How to solve a problem like Maria's

It is no longer an open secret that Maria Cantwell's re-election campaign for the U.S. Senate is bogged down in a political quagmire over her position on the Iraq war.

The Vietnam analogies seem apposite. Cantwell's continued support for the occupation of Iraq and her initial vote to authorize the invasion in 2002 have generated a growing insurgency from many of her otherwise supportive constituents who oppose the war. This has weakened her grass-roots support, subjected her appearances to protests, and has led some to embrace anti-war candidates who call for an immediate U.S. troop withdrawal. She is losing hearts and minds.

But the truth is that Sen. Cantwell is largely facing an Iraq problem of her own making and could undo most of the damage without repudiating her initial vote for the war.

The senator has boxed herself in a corner: Having voted for the war in the first place, she appears to believe that calling for a U.S. troop withdrawal now would be irresponsible.

In other words, Cantwell subscribes to former Secretary of State Colin Powell's so-called "Pottery Barn rule," that by invading Iraq and overthrowing its brutal regime "you're going to be owning this place." Owning this place for Cantwell means that having broken Iraq, for better or worse, the U.S. has a responsibility to do everything it can to usher in a legitimate national-unity government and train Iraqi security forces to take control of their own security.

Echoing the Bush administration, Cantwell's position is that only when certain conditions on the ground are met — standing up a legitimate Iraqi government and a viable Iraqi security force — can the U.S. begin to withdraw its forces, not before.

The fundamental flaw in Cantwell's position, however, is that she has tied her legitimate sense of responsibility for breaking Iraq to the mast of the Bush administration's shipwrecked policies and its increasingly surrealist claims that "staying the course" is the only way to improve the conditions on the ground in Iraq.

But let's be clear: Having broken Iraq, the U.S. is not in the process of fixing it. And the U.S. troop presence is not helping the country transition to something better, it is the primary obstacle.

U.S. troops are what fuel the insurgency and stoke the flames of civil war. As long as U.S. troops remain, the country's security forces will continually face resistance attacks, leaving a security vacuum in protecting Iraqi civilians from sectarian violence and criminal mayhem.

And as long as U.S. troops remain, the U.S.-backed "national unity government" will remain weak, divided and isolated inside Baghdad's well-fortified Green Zone. That U.S. troops were powerless to prevent the sectarian bloodletting that followed the Samarra mosque bombing only underscores how little U.S. troops can do to quell civil conflict.

The only way for Cantwell to break out of her box and stay consistent with her sense of responsibility to Iraq at this time is to endorse a timetable for withdrawing U.S. troops from Iraq.
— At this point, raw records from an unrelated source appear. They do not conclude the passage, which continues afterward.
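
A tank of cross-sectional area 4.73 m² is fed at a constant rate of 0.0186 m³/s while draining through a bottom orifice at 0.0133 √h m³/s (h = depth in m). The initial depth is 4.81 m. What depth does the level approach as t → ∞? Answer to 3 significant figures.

1.96 m

A dh/dt = Q_in − 0.0133 √h. Steady state requires inflow = outflow:
Q_in = 0.0133 √h_ss ⇒ √h_ss = 0.0186/0.0133 = 1.3985.
h_ss = 1.3985² = 1.9558 m. (Since h₀ = 4.81 m > h_ss, the level will fall toward this value.)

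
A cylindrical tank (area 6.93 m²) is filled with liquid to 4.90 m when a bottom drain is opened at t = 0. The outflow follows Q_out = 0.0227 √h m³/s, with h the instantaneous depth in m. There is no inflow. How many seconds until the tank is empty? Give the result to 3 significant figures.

1350 s

With no inflow, A dh/dt = −0.0227 √h.
∫ h^(−1/2) dh = −(0.0227/A) ∫ dt, giving 2√h = 2√h₀ − (0.0227/A) t.
Set h = 0: 2√h₀ = (0.0227/A) t_empty ⇒ t_empty = 2A√h₀/0.0227.
t_empty = 2·6.93·√4.90/0.0227 = 13.860·2.2136/0.0227 = 1351.6 s.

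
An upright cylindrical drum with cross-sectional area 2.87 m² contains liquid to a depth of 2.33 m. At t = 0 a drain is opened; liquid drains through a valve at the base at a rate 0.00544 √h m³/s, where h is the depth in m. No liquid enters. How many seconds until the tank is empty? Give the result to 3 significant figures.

With no inflow, A dh/dt = −0.00544 √h.
∫ h^(−1/2) dh = −(0.00544/A) ∫ dt, giving 2√h = 2√h₀ − (0.00544/A) t.
Tank is empty when √h = 0: t_empty = 2A√h₀/0.00544.
t_empty = 2·2.87·√2.33/0.00544 = 5.7400·1.5264/0.00544 = 1610.6 s.

1610 s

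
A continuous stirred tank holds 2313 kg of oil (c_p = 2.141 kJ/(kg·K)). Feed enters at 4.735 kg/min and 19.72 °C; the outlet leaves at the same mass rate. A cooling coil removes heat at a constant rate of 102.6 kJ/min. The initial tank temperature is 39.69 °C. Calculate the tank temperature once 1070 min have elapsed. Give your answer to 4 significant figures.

12.97 °C

M c_p dT/dt = ṁ c_p (T_in − T) − Q̇.
τ = M/ṁ = 488.490 min; T_ss = T_in − Q̇/(ṁ c_p) = 19.72 − 102.6/(4.735·2.141) = 9.59930 °C.
T approaches T_ss exponentially: T(t) = T_ss + (T₀ − T_ss) e^(−t/τ).
T(1070) = 9.59930 + (30.0907)·e^(−1070/488.490) = 9.59930 + (30.0907)·0.111869 = 12.9655 °C.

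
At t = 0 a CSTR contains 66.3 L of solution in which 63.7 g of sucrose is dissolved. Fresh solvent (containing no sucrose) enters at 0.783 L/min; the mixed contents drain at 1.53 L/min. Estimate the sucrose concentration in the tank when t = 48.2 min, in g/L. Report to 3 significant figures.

Total volume: dV/dt = Q_in − Q_out = -0.74700 L/min, so V(t) = 66.3 − 0.74700 t and V(48.2) = 30.295 L.
Solute balance: dm/dt = 0 − Q_out C = −Q_out m/V(t).
dm/m = −Q_out dt/(V₀ − 0.74700 t); integrating gives ln(m/m₀) = −(Q_out/(Q_in−Q_out)) ln(V/V₀).
m = m₀ (V₀/V)^(Q_out/(Q_in−Q_out)) = 63.7 × (66.3/30.295)^(-2.0482) = 12.807 g.
C = m/V = 12.807/30.295 = 0.42275 g/L.

0.423 g/L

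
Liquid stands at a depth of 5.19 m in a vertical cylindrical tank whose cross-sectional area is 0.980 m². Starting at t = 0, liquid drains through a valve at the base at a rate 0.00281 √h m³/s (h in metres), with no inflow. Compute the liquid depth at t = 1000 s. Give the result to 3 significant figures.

Volume balance on the tank: A dh/dt = −0.00281 √h.
This is separable: 2 d(√h)/dt = −0.00281/A, so √h = √h₀ − (0.00281/(2A)) t.
√h = √5.19 − 0.00281·1000/(2·0.980) = 2.2782 − 1.4337 = 0.84448.
h = 0.84448² = 0.71315 m.

0.713 m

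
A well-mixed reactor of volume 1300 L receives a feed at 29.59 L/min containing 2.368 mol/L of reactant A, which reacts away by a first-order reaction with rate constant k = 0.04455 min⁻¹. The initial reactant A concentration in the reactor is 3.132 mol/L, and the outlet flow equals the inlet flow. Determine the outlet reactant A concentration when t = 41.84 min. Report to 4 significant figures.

Species balance: V dC/dt = Q C_in − Q C − k V C.
This is linear with rate a = Q/V + k = 0.0673115 min⁻¹.
C_ss = Q C_in/(Q + kV) = 0.800744 mol/L; C(t) = C_ss + (C₀ − C_ss) e^(−a t).
C(41.84) = 0.800744 + (2.33126)·e^(−0.0673115·41.84) = 0.800744 + (2.33126)·0.0598260 = 0.940214 mol/L.

0.9402 mol/L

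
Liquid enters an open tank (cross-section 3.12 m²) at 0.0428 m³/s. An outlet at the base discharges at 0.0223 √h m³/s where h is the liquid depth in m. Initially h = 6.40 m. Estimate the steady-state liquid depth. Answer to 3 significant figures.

3.68 m

A dh/dt = Q_in − 0.0223 √h. Steady state requires inflow = outflow:
Q_in = 0.0223 √h_ss ⇒ √h_ss = 0.0428/0.0223 = 1.9193.
h_ss = 1.9193² = 3.6836 m. (Since h₀ = 6.40 m > h_ss, the level will fall toward this value.)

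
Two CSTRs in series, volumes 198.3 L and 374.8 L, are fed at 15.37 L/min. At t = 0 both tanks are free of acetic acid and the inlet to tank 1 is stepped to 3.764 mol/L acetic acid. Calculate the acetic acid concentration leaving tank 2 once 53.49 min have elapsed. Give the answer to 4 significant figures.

2.940 mol/L

Species balance on tank i: dCᵢ/dt = (Cᵢ₋₁ − Cᵢ)/τᵢ with τᵢ = Vᵢ/Q.
τ₁ = 198.3/15.37 = 12.9018 min; τ₂ = 374.8/15.37 = 24.3852 min.
Tank 1: C₁ = C_in(1 − e^(−t/τ₁)). Tank 2 (τ₁ ≠ τ₂): C₂ = C_in[1 − (τ₁ e^(−t/τ₁) − τ₂ e^(−t/τ₂))/(τ₁ − τ₂)].
At t = 53.49: e^(−t/τ₁) = 0.0158284, e^(−t/τ₂) = 0.111521.
C₂ = 3.764·[1 − (12.9018·0.0158284 − 24.3852·0.111521)/(-11.4834)] = 3.764·0.780968 = 2.93956 mol/L.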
Endorsing a timetable for withdrawal is not the same as embracing the bumper-sticker slogan "U.S. Out Now!" Cantwell can choose from a variety of credible options, including Rep. John Murtha's call to bring the roughly 136,000 troops home in six months; Sen. John Kerry's recent call for troops out by the end of 2006; and Lawrence Korb's and Brian Katulis' "strategic redeployment" plan favored by a growing number of House Democrats, which calls for all National Guard and Reserve units out by 2006, with the remaining 60,000 soldiers out by the end of 2007.
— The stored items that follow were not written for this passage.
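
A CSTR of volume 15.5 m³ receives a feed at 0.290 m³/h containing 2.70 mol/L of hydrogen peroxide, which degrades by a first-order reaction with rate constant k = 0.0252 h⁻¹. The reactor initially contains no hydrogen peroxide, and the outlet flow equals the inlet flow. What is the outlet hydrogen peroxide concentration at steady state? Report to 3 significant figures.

Accumulation = in − out − consumed: V dC/dt = Q C_in − Q C − k V C.
At steady state: 0 = Q C_in − (Q + kV) C_ss, so C_ss = Q C_in/(Q + kV).
C_ss = 0.290·2.70/(0.290 + 0.0252·15.5) = 0.78300/0.68060 = 1.1505 mol/L.

1.15 mol/L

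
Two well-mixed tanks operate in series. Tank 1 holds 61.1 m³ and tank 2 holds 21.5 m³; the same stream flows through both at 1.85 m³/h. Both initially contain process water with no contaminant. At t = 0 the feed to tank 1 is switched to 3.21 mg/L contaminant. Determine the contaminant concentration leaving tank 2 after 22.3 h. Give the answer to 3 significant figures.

Species balance on tank i: dCᵢ/dt = (Cᵢ₋₁ − Cᵢ)/τᵢ with τᵢ = Vᵢ/Q.
τ₁ = 61.1/1.85 = 33.027 h; τ₂ = 21.5/1.85 = 11.622 h.
Solving the cascade with C₁(0)=C₂(0)=0 gives C₂(t) = C_in[1 − (τ₁ e^(−t/τ₁) − τ₂ e^(−t/τ₂))/(τ₁ − τ₂)].
At t = 22.3: e^(−t/τ₁) = 0.50905, e^(−t/τ₂) = 0.14678.
C₂ = 3.21·[1 − (33.027·0.50905 − 11.622·0.14678)/(21.405)] = 3.21·0.29426 = 0.94457 mg/L.

0.945 mg/L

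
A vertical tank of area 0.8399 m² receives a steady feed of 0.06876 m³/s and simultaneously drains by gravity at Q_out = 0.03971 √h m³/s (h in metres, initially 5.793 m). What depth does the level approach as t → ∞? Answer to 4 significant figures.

2.998 m

Accumulation of liquid (constant cross-section A): A dh/dt = Q_in − 0.03971 √h. At steady state dh/dt = 0:
Q_in = 0.03971 √h_ss ⇒ √h_ss = 0.06876/0.03971 = 1.73155.
h_ss = 1.73155² = 2.99828 m. (Since h₀ = 5.793 m > h_ss, the level will fall toward this value.)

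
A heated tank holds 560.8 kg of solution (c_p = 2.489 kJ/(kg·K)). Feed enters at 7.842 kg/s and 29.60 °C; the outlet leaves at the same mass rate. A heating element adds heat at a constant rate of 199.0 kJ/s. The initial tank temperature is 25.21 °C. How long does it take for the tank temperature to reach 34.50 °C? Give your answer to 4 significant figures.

72.46 s

Energy balance: M c_p dT/dt = ṁ c_p (T_in − T) + 199.0.
τ = M/ṁ = 71.5124 s; T_ss = T_in + Q̇/(ṁ c_p) = 39.7953 °C.
T(t) = T_ss + (T₀ − T_ss) e^(−t/τ). Set T = 34.50:
e^(−t/τ) = (34.50 − 39.7953)/(25.21 − 39.7953) = 0.363059
t = −71.5124 · ln(0.363059) = 72.4557 s.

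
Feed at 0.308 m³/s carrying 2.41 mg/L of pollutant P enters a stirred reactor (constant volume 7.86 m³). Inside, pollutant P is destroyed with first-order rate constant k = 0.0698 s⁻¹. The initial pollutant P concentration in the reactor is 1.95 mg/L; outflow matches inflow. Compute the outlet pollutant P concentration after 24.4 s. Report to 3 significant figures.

V dC/dt = Q(C_in − C) − k V C.
This is linear with rate a = Q/V + k = 0.10899 s⁻¹.
C_ss = Q C_in/(Q + kV) = 0.86651 mg/L; C(t) = C_ss + (C₀ − C_ss) e^(−a t).
C(24.4) = 0.86651 + (1.0835)·e^(−0.10899·24.4) = 0.86651 + (1.0835)·0.070001 = 0.94236 mg/L.

0.942 mg/L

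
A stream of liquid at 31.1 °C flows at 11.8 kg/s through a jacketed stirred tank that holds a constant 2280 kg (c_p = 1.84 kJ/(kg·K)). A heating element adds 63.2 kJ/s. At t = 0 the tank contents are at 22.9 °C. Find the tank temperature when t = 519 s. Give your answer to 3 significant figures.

33.3 °C

Unsteady energy balance on the tank contents: M c_p dT/dt = ṁ c_p (T_in − T) + 63.2.
Rearrange: dT/dt = (T_ss − T)/τ with τ = M/ṁ = 193.22 s and T_ss = T_in + Q̇/(ṁ c_p) = 34.011 °C.
This is linear first-order; T(t) = T_ss + (T₀ − T_ss) e^(−t/τ).
T(519) = 34.011 + (-11.111)·e^(−519/193.22) = 34.011 + (-11.111)·0.068149 = 33.254 °C.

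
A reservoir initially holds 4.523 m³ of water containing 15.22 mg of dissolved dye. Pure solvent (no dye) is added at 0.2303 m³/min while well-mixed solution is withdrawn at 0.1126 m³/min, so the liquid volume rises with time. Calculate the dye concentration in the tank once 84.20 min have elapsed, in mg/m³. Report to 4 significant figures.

0.3475 mg/m³

Let m(t) be the amount of dye. Volume: V(t) = V₀ + (Q_in − Q_out) t = 4.523 + 0.117700 t; V(84.20) = 14.4333 m³.
Species balance (pure solvent in): dm/dt = −Q_out · m/V(t).
dm/m = −Q_out dt/(V₀ + 0.117700 t); integrating gives ln(m/m₀) = −(Q_out/(Q_in−Q_out)) ln(V/V₀).
m = m₀ (V₀/V)^(Q_out/(Q_in−Q_out)) = 15.22 × (4.523/14.4333)^(0.956669) = 5.01546 mg.
C = m/V = 5.01546/14.4333 = 0.347491 mg/m³.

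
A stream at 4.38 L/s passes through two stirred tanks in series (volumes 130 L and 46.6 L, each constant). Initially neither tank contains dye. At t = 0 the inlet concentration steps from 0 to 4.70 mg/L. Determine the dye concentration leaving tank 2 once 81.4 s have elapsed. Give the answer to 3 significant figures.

4.23 mg/L

Time constants: τᵢ = Vᵢ/Q for each well-mixed tank.
τ₁ = 130/4.38 = 29.680 s; τ₂ = 46.6/4.38 = 10.639 s.
Solving the cascade with C₁(0)=C₂(0)=0 gives C₂(t) = C_in[1 − (τ₁ e^(−t/τ₁) − τ₂ e^(−t/τ₂))/(τ₁ − τ₂)].
At t = 81.4: e^(−t/τ₁) = 0.064406, e^(−t/τ₂) = 0.00047562.
C₂ = 4.70·[1 − (29.680·0.064406 − 10.639·0.00047562)/(19.041)] = 4.70·0.89987 = 4.2294 mg/L.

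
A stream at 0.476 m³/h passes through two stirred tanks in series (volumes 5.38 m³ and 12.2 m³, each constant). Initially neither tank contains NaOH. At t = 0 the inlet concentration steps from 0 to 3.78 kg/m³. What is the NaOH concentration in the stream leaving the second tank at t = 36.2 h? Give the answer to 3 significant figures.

2.25 kg/m³

Each tank obeys Vᵢ dCᵢ/dt = Q(Cᵢ₋₁ − Cᵢ), so τᵢ = Vᵢ/Q.
τ₁ = 5.38/0.476 = 11.303 h; τ₂ = 12.2/0.476 = 25.630 h.
Solving the cascade with C₁(0)=C₂(0)=0 gives C₂(t) = C_in[1 − (τ₁ e^(−t/τ₁) − τ₂ e^(−t/τ₂))/(τ₁ − τ₂)].
At t = 36.2: e^(−t/τ₁) = 0.040647, e^(−t/τ₂) = 0.24356.
C₂ = 3.78·[1 − (11.303·0.040647 − 25.630·0.24356)/(-14.328)] = 3.78·0.59637 = 2.2543 kg/m³.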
Regardless of which plan she endorses, endorsing a timetable for withdrawal is the right step to start the process of fixing Iraq. Conditions in Iraq do not stand a chance of improving until the majority of Iraqis understand and believe that the U.S. military is not planning to stay in Iraq indefinitely.

Only a clear timetable for U.S. withdrawal and a declaration that the U.S. has no plan for a permanent military presence in Iraq have the potential to transform the dynamics in Iraq by clearing the way for a political solution by Iraqis themselves. It would open the door for a reciprocal cease-fire with insurgents and then to convening a Geneva-style conference under United Nations' auspices among all Iraqi groupings to negotiate a deal on security, militias and the division of power and resources. The U.S. would withdraw as this process unfolds.
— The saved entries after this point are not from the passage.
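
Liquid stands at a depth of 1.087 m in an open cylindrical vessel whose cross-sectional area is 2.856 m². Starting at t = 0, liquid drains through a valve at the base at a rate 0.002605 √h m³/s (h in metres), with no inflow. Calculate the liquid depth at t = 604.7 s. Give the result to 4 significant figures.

0.5880 m

Accumulation of liquid (constant cross-section A): A dh/dt = −0.002605 √h.
This is separable: 2 d(√h)/dt = −0.002605/A, so √h = √h₀ − (0.002605/(2A)) t.
√h = √1.087 − 0.002605·604.7/(2·2.856) = 1.04259 − 0.275778 = 0.766815.
h = 0.766815² = 0.588005 m.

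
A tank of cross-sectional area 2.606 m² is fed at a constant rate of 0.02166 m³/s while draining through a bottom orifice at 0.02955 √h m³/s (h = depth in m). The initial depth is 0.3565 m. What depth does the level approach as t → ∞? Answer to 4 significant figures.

0.5373 m

A dh/dt = Q_in − 0.02955 √h. Steady state requires inflow = outflow:
Q_in = 0.02955 √h_ss ⇒ √h_ss = 0.02166/0.02955 = 0.732995.
h_ss = 0.732995² = 0.537282 m. (Since h₀ = 0.3565 m < h_ss, the level will rise toward this value.)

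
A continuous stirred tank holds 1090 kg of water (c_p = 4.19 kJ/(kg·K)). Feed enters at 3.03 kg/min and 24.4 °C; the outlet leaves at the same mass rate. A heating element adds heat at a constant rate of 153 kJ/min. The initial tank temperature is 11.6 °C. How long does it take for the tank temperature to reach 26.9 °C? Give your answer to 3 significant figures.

344 min

M c_p dT/dt = ṁ c_p (T_in − T) + Q̇.
τ = M/ṁ = 359.74 min; T_ss = T_in + Q̇/(ṁ c_p) = 36.451 °C.
T(t) = T_ss + (T₀ − T_ss) e^(−t/τ). Set T = 26.9:
e^(−t/τ) = (26.9 − 36.451)/(11.6 − 36.451) = 0.38434
t = −359.74 · ln(0.38434) = 343.99 min.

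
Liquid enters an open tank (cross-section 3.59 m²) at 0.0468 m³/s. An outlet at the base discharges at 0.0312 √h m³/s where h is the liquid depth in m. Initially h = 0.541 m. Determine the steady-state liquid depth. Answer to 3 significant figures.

A dh/dt = Q_in − 0.0312 √h. Steady state requires inflow = outflow:
Q_in = 0.0312 √h_ss ⇒ √h_ss = 0.0468/0.0312 = 1.5000.
h_ss = 1.5000² = 2.2500 m. (Since h₀ = 0.541 m < h_ss, the level will rise toward this value.)

2.25 m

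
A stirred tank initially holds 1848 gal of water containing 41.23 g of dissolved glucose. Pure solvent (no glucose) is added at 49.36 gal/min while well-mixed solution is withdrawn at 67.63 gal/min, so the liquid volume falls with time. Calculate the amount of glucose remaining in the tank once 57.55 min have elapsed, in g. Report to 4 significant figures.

1.829 g

Let m(t) be the amount of glucose. Volume: V(t) = V₀ + (Q_in − Q_out) t = 1848 − 18.2700 t; V(57.55) = 796.562 gal.
No glucose enters, so dm/dt = −Q_out · (m/V).
Separate: dm/m = −Q_out dt/V(t) ⇒ ln(m/m₀) = −(Q_out/(Q_in−Q_out)) ln(V/V₀).
m = m₀ (V₀/V)^(Q_out/(Q_in−Q_out)) = 41.23 × (1848/796.562)^(-3.70170) = 1.82939 g.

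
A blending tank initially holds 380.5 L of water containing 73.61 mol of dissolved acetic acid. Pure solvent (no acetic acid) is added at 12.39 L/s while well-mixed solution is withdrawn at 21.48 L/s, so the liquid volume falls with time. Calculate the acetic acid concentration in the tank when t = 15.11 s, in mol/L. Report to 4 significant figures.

Total volume: dV/dt = Q_in − Q_out = -9.09000 L/s, so V(t) = 380.5 − 9.09000 t and V(15.11) = 243.150 L.
Solute balance: dm/dt = 0 − Q_out C = −Q_out m/V(t).
Separate: dm/m = −Q_out dt/V(t) ⇒ ln(m/m₀) = −(Q_out/(Q_in−Q_out)) ln(V/V₀).
m = m₀ (V₀/V)^(Q_out/(Q_in−Q_out)) = 73.61 × (380.5/243.150)^(-2.36304) = 25.5489 mol.
C = m/V = 25.5489/243.150 = 0.105075 mol/L.

0.1051 mol/L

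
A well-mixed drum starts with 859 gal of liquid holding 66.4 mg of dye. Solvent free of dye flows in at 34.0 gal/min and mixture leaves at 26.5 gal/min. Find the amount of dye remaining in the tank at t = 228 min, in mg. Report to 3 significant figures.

Let m(t) be the amount of dye. Volume: V(t) = V₀ + (Q_in − Q_out) t = 859 + 7.5000 t; V(228) = 2569.0 gal.
Species balance (pure solvent in): dm/dt = −Q_out · m/V(t).
Separate: dm/m = −Q_out dt/V(t) ⇒ ln(m/m₀) = −(Q_out/(Q_in−Q_out)) ln(V/V₀).
m = m₀ (V₀/V)^(Q_out/(Q_in−Q_out)) = 66.4 × (859/2569.0)^(3.5333) = 1.3839 mg.

1.38 mg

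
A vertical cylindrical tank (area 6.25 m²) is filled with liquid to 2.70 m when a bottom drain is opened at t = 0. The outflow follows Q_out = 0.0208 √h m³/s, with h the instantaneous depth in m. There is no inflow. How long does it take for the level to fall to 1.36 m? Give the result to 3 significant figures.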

Endorsing a withdrawal timetable would also end the polarization between Cantwell and her constituency, shifting the terms of the debate to the more fruitful question of when and how the process of rebuilding Iraq can take place.

Unless this happens, Cantwell will risk confronting the last Vietnam War analogy — defeat.

Steve Niva teaches international politics and Middle East studies at The Evergreen State College in Olympia.